Nostalgia sem idade
Cynthia Guimarães Taveira
Maria de Lourdes Modesto falava na televisão. Ouvia-a atentamente e observava-lhe as expressões numa espécie de atenção oriental (o esquecimento de si e a entrada no fundo dos olhos do outro). Chorara, dizia, quando havia folheado um livro seu, já antigo, sobre a gastronomia tradicional portuguesa. Não percebia porque havia chorado. Mais espanto sentira, dias mais tarde quando um jovem, procurando-a por causa de uma tese, lhe contara que, ao folhear o mesmo livro, se emocionara também. Duas gerações, uma ponte grande de anos entre elas, no entanto, ambas choram perante o mesmo. Uma estupidez, uma futilidade de um livro de culinária. Uma idiotice que não se explica, a não ser pelas memórias, pelos cheiros contidos nessas páginas, pela cultura transmitida no segredo das cozinhas, pelas vivências da infância.
Como, porém, na oscilação do pêndulo se mantém o ritmo do movimento, sucede que tanto as qualidades que estão num limite da oscilação, como as que estão no outro limite, participam da mesma oscilação essencial. (…)
Os nostálgicos naturais da naturalidade de Portugal, da naturalidade do homem, da naturalidade do planeta, equilibram os vorazes do futuro tecnológico, os sedentos de robôs. Os que pressentem sabedoria nas rugas contrabalançam os que sentem a beleza na juventude. E a força comum destes sentimentos é o desejo.

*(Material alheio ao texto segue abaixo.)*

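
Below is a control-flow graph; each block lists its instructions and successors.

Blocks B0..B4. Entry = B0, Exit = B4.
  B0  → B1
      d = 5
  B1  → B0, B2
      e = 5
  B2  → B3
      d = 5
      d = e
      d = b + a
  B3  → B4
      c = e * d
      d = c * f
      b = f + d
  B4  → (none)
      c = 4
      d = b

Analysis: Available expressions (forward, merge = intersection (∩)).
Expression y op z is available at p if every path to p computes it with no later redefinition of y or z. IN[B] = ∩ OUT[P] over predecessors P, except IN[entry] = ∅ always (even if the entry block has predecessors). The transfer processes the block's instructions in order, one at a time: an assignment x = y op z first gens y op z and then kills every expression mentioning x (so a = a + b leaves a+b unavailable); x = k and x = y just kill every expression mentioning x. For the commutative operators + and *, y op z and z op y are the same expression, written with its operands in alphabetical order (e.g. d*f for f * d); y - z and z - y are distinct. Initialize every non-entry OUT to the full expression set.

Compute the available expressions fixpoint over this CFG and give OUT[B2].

Answer: {a+b}

Trace:
Fixpoint table:
  B0:  IN={}  OUT={}
  B1:  IN={}  OUT={}
  B2:  IN={}  OUT={a+b}
  B3:  IN={a+b}  OUT={c*f, d+f}
  B4:  IN={c*f, d+f}  OUT={}

Merge at B2: IN[B2] = OUT[B1] = {}
Applying B2's transfer function to that IN value gives OUT[B2] (row B2 above).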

Lembro-me de ter sido educada numa família ateia: era-me dito, como um mantra, “se Deus existe, o problema é dele”. O meu irmão ouviu bem a lição e aperfeiçoou os mestres quando há pouco tempo proferiu a máxima que suplanta a original: “Se Deus existe, eu não sou problema para ele”. No meu caso, algo correu mal, na idade dos treze anos: numa cabine telefónica, a pensar apenas no número que ia marcar, um flash, uma súbita intuição, uma certeza vinda não sei donde, fez-me gritar no interior daquelas paredes de vidro que me isolavam do mundo: “É claro que Deus existe”. Nada disto tinha explicação. Perante as mesmas condições, dois filhos seguem rumos diferentes. Era a força do pêndulo a actuar, a mesma que actuou nesse jovem universitário sem que ele o percebesse. Assim se vê que a nostalgia não tem idade e que a missão dos que amam Portugal é tão importante como a daqueles que o procuram esquecer, destruir, aniquilar. É apenas uma questão de equilíbrio para que Portugal permaneça vivo. Talvez porque aos olhos de Deus, afinal, este país, valha a pena.
O Portugal subterrâneo – o que, pelos sucessivos governantes, foi empurrado para o escuro da existência -, o Portugal do Povo (com letra maiúscula, para se distinguir do “querido povo” votante) confere o referido equilíbrio e dá sentido a todo este estado de coisas, coisas e pessoas, pessoas coisificadas, estas que dizem que vivem num “Estado de Direito”. Um estado de coisas que já não tem nenhum Estado, para não falarmos da Nação e da Pátria. Mas, como eu disse recentemente num aforismo, se há um exercício pervertido do poder, então é porque existe um verdadeiro poder que, indubitavelmente, só poderá aprender-se e exercer-se na comunhão transcendente. E, assim, seja em que grau for, a História assume – pelo menos em determinadas épocas – um único sentido: o providencial.